DID HE CRY: ARE YOU KIDDING????? First of all, you could do an entire crying column from this movie alone (scene where he finally gets into Notre Dame, scene where prep team coach tells him he makes the real team, scene where they clap for him when he comes back to practice after briefly giving up, scene where all the ND players put their jerseys down so Rudy can play in their place), but the tears this scene induces washes them all away. This is the scene that makes you pause and ask yourself, "Is this...the greatest movie I've ever seen?" If your answer is yes, I'm not gonna argue.

DID SHE CRY: I love this movie! And I definitely teared up at the end. After all that hard work and constantly being told he couldn't do it, he went out and for one perfect moment, all was right in the world and Rudy did it! Amazing.  

5. And finally...
SCENE: OK, fine -- this is actually a UCONN 2011 National Championship Highlight Film. I hadn't seen it in a while.

DID HE CRY: No tears, but wonderful, wonderful chills.

DID SHE CRY: I'm not watching this.

Crying Standings: Matt - 4, Lindsey - 2


Saints/Packers vs.

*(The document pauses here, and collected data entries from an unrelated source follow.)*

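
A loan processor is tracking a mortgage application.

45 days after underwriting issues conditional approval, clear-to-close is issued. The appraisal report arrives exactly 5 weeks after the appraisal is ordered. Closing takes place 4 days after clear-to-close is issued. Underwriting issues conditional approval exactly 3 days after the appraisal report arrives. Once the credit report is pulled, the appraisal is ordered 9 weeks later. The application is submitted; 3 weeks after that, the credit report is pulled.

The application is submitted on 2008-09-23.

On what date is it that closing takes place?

The application is submitted: Sep 23, 2008.
The credit report is pulled: Sep 23, 2008 + 3 weeks = Oct 14, 2008.
The appraisal is ordered: Oct 14, 2008 + 9 weeks = Dec 16, 2008.
The appraisal report arrives: Dec 16, 2008 + 5 weeks = Jan 20, 2009.
Underwriting issues conditional approval: Jan 20, 2009 + 3 days = Jan 23, 2009.
Clear-to-close is issued: Jan 23, 2009 + 45 days = Mar 9, 2009.
Closing takes place: Mar 9, 2009 + 4 days = Mar 13, 2009.

2009-03-13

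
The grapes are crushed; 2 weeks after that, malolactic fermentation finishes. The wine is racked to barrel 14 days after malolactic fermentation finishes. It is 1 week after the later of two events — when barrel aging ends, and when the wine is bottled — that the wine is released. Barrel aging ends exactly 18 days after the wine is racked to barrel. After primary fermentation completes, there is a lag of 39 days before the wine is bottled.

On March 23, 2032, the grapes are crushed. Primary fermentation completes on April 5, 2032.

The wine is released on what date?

May 21, 2032

The grapes are crushed: Mar 23, 2032.
Malolactic fermentation finishes: Mar 23, 2032 + 2 weeks = Apr 6, 2032.
The wine is racked to barrel: Apr 6, 2032 + 14 days = Apr 20, 2032.
Barrel aging ends: Apr 20, 2032 + 18 days = May 8, 2032.
Primary fermentation completes: Apr 5, 2032.
The wine is bottled: Apr 5, 2032 + 39 days = May 14, 2032.
Both prerequisites met — barrel aging ends (May 8, 2032), the wine is bottled (May 14, 2032); the later is May 14, 2032.
The wine is released: May 14, 2032 + 1 week = May 21, 2032.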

Fashion Night Out
(Thurs, 8:00 ET): I have no idea what Fashion Night Out is or means, but it's got some nerve trying to co-opt NFL Opening Night.
EDGE: Saints/Packers

Cowboys/Jets vs. Lindsey Comes Home (Sun, 8:20 ET): Lindsey gets back from her trip to Colombia Sunday night. Yay! The later, the better!

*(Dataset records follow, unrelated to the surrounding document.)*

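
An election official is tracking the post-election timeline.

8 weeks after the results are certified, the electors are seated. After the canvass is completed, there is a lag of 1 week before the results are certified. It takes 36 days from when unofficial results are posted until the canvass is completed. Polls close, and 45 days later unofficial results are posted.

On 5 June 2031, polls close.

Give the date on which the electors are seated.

27 October 2031

Polls close: Jun 5, 2031.
Unofficial results are posted: Jun 5, 2031 + 45 days = Jul 20, 2031.
The canvass is completed: Jul 20, 2031 + 36 days = Aug 25, 2031.
The results are certified: Aug 25, 2031 + 1 week = Sep 1, 2031.
The electors are seated: Sep 1, 2031 + 8 weeks = Oct 27, 2031.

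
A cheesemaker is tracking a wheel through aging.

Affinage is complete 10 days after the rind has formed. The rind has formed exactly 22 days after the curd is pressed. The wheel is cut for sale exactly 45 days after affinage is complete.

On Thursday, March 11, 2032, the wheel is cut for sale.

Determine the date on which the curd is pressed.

The wheel is cut for sale: Mar 11, 2032.
Affinage is complete: Mar 11, 2032 − 45 days = Jan 26, 2032.
The rind has formed: Jan 26, 2032 − 10 days = Jan 16, 2032.
The curd is pressed: Jan 16, 2032 − 22 days = Dec 25, 2031.

Thursday, December 25, 2031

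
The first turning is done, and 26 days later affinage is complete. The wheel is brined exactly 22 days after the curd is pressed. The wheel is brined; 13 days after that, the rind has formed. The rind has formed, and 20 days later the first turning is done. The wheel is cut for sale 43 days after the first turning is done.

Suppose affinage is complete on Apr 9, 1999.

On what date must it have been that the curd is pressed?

Affinage is complete: Apr 9, 1999.
The first turning is done: Apr 9, 1999 − 26 days = Mar 14, 1999.
The rind has formed: Mar 14, 1999 − 20 days = Feb 22, 1999.
The wheel is brined: Feb 22, 1999 − 13 days = Feb 9, 1999.
The curd is pressed: Feb 9, 1999 − 22 days = Jan 18, 1999.

Jan 18, 1999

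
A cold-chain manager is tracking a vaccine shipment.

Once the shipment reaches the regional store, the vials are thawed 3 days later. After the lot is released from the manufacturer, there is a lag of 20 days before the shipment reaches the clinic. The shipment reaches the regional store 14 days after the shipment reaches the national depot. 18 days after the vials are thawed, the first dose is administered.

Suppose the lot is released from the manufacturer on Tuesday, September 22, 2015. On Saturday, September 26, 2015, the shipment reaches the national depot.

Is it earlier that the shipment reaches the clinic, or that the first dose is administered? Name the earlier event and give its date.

The shipment reaches the clinic — Monday, October 12, 2015

The lot is released from the manufacturer: Sep 22, 2015.
The shipment reaches the clinic: Sep 22, 2015 + 20 days = Oct 12, 2015.
The shipment reaches the national depot: Sep 26, 2015.
The shipment reaches the regional store: Sep 26, 2015 + 14 days = Oct 10, 2015.
The vials are thawed: Oct 10, 2015 + 3 days = Oct 13, 2015.
The first dose is administered: Oct 13, 2015 + 18 days = Oct 31, 2015.
Comparing: the shipment reaches the clinic on Oct 12, 2015 vs the first dose is administered on Oct 31, 2015. Earlier: the shipment reaches the clinic.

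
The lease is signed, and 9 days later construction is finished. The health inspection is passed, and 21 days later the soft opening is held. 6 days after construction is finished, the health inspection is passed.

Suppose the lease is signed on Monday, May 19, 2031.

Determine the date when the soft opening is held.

Tuesday, June 24, 2031

The lease is signed: May 19, 2031.
Construction is finished: May 19, 2031 + 9 days = May 28, 2031.
The health inspection is passed: May 28, 2031 + 6 days = Jun 3, 2031.
The soft opening is held: Jun 3, 2031 + 21 days = Jun 24, 2031.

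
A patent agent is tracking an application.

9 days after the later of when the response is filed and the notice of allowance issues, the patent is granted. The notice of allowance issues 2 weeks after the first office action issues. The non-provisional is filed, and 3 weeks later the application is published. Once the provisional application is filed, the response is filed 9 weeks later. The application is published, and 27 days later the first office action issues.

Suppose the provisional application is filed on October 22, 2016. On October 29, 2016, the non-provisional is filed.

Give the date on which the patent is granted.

January 8, 2017

The provisional application is filed: Oct 22, 2016.
The response is filed: Oct 22, 2016 + 9 weeks = Dec 24, 2016.
The non-provisional is filed: Oct 29, 2016.
The application is published: Oct 29, 2016 + 3 weeks = Nov 19, 2016.
The first office action issues: Nov 19, 2016 + 27 days = Dec 16, 2016.
The notice of allowance issues: Dec 16, 2016 + 2 weeks = Dec 30, 2016.
Both prerequisites met — the response is filed (Dec 24, 2016), the notice of allowance issues (Dec 30, 2016); the later is Dec 30, 2016.
The patent is granted: Dec 30, 2016 + 9 days = Jan 8, 2017.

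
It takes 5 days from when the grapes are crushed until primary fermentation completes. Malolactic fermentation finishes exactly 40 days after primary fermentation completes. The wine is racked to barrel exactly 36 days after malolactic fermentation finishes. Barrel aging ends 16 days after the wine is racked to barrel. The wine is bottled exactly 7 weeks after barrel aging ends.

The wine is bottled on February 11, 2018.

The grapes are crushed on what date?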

Dolphins/Patriots vs. Our First Night Home Together in Two Weeks (Mon, 7:00 ET): These are the matchups you dread, boyfriends and girlfriends. I cannot miss my team's season opener on Monday Night Football, and she will not be happy about it.
EDGE: Dolphins/Patriots 

Thursday, September 1, 2011

Conflicts of the Week

Sayonara, Dark Period.
It's baaaaaaaack!!!!!

We've survived another offseason, boyfriends and girlfriends. And let me tell you, this one wasn't easy: We almost lost the NFL.

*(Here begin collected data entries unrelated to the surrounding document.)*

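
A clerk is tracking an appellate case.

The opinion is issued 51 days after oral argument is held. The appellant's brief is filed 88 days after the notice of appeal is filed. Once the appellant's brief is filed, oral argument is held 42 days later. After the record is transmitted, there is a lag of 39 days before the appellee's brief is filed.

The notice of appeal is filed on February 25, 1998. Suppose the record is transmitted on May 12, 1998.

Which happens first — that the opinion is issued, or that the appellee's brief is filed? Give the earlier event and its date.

The notice of appeal is filed: Feb 25, 1998.
The appellant's brief is filed: Feb 25, 1998 + 88 days = May 24, 1998.
Oral argument is held: May 24, 1998 + 42 days = Jul 5, 1998.
The opinion is issued: Jul 5, 1998 + 51 days = Aug 25, 1998.
The record is transmitted: May 12, 1998.
The appellee's brief is filed: May 12, 1998 + 39 days = Jun 20, 1998.
Comparing: the opinion is issued on Aug 25, 1998 vs the appellee's brief is filed on Jun 20, 1998. Earlier: the appellee's brief is filed.

The appellee's brief is filed — June 20, 1998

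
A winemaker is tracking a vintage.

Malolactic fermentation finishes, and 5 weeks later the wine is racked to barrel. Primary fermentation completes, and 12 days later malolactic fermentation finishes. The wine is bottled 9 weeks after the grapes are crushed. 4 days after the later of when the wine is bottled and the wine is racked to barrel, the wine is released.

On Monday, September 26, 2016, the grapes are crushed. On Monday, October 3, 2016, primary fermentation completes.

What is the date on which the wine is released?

Friday, December 2, 2016

The grapes are crushed: Sep 26, 2016.
The wine is bottled: Sep 26, 2016 + 9 weeks = Nov 28, 2016.
Primary fermentation completes: Oct 3, 2016.
Malolactic fermentation finishes: Oct 3, 2016 + 12 days = Oct 15, 2016.
The wine is racked to barrel: Oct 15, 2016 + 5 weeks = Nov 19, 2016.
Both prerequisites met — the wine is bottled (Nov 28, 2016), the wine is racked to barrel (Nov 19, 2016); the later is Nov 28, 2016.
The wine is released: Nov 28, 2016 + 4 days = Dec 2, 2016.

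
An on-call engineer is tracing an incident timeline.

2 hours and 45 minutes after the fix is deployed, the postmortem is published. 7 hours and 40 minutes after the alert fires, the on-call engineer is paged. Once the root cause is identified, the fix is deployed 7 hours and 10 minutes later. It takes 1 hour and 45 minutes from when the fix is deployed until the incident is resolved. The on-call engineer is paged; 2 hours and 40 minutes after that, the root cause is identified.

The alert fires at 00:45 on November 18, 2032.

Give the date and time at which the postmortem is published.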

But we didn't! And so now, as promised in my Last FVG Pick Ever column, we're gonna do something a little different this year. Instead of picking games against the spread, which I clearly have no business doing (but will never stop trying!), I'll be ending each post with something I actually HAVE earned the right to forecast:

I introduce to you, "Conflicts of the Week".

After the weekly entry takes a look at the big picture topics going on in the FVG world, "Conflicts of the Week" assesses what's happening right now on the ground: We'll put individual games up against whatever might keep us from watching them. Then we'll forecast a winner.

Here are this week's examples:

Conflicts of the Week

UNLV/Wisconsin vs. Millionaire Matchmaker (Thurs, 8:00 ET). I have no idea why Opening Night games get worse and worse every year. But I also know that under no circumstances will I ever miss them, even if Patti does happen to be taking on "The Chauvinist and the Playboy". 
EDGE: UNLV/Wisconsin

TCU/Baylor vs. Quality Time Night (Fri, 8:00 ET). Traditionalists like 437-year-old Beano Cook can't believe two colleges in Texas would schedule a game on the night that belongs to High School. FVG can't believe they would mess up the weekly schedule. I'm not supposed to have this problem, remember? Luckily for me, Lindsey's on vacation.
EDGE: TCU/Baylor

Akron/Ohio State vs. Going to the Beach (Sat, 12:00 ET). There's obviously a whole bunch of games at noon on this first Saturday of football, but none good enough to leave the beach...
EDGE: Going to the Beach

Minnesota/USC vs. Staying at the Beach (Sat, 3:30 ET). ...Until 3:30, when Robby's new school opens up against the Gophers.